Can you monitor every configuration change and setting on all your SQL Server instances? Can you get an alert every time code changes, or even if an option for an object changes, such as the changing of an EXECUTE AS or the rebuild options for an index? Do you want to know about every security change (new logins, grants, revokes, etc.). Can you keep up with every alteration of a SQL Agent job?
You certainly can, but across any busy enterprise, all these alerts might result in a constant stream of items to review each day. In fact, in some companies, the volume might be high enough that this becomes a full-time job for someone. I’m not sure many of us think that it’s worth an employee’s time to actually review every change.
Even if you decided it’s worth reviewing every change, is it possible to do a good job actually doing so? Too many alerts usually result in an individual starting to treat all of them as though they are the same priority. It becomes hard to differentiate what’s important to review and what’s not over time if you are always looking at a stream of changes across disparate systems. This is one reason why I never want to get success message, but even failure or change messages can be problematic when the volume is high.
What can you do in a situation like this? Certainly there are alerts that are critical and need to be addressed right away, aren’t there? There are, but they are probably few. Making the decision about which items are important enough to review daily can be hard. I’ve typically only wanted critical alerts for backup tasks (after some retry) and privileged security alterations (add/change/remove sysadmin/securityadmin/processadmin/serveradmin). Those are items I need to take action on. Most other items, such as failed index rebuilds, job schedule changes, configuration alterations, I just want to capture and log.

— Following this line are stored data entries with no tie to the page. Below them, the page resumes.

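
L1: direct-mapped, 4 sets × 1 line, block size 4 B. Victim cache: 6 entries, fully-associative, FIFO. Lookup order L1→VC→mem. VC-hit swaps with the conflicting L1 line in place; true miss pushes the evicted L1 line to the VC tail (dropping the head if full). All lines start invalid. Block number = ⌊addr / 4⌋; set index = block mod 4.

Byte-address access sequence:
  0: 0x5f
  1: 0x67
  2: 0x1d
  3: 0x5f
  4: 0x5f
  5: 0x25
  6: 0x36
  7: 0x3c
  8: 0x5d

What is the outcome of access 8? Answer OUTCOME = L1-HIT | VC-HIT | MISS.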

In one of the SQLskills newsletters recently, Paul wrote about an issue where replication settings had changed. The distributor had gone from 72 hours to 72 days, resulting in memory pressure for the workload. While I know this is a problem, is this the type of alert you’d define as critical? I’m not sure I would. In fact, this is the type of alert I’d want logged as a set of changes on this system so that I could review it when it seems that the system is not running as smoothly as it otherwise might be. In fact, this is the type of problem I’d hope I’d catch through performance monitoring, which might pro-actively catch performance degradation that would lead a DBA to review changes and metrics before a user reported the situation.
Ultimately I want monitoring systems to help me find issues, and only notify me when I might need to take some action. To do this, the system might need to capture everything, but I want most of the items filtered until such time as the information might actually help me solve an issue. This takes some time to setup and tune as you discover holes in your monitoring, or you find that too much data is being passed on. Don’t be more afraid to add more data to capture, but be ruthless about removing extraneous notifications from the system. This is a case when too much information sent to the administrator is as bad as too little.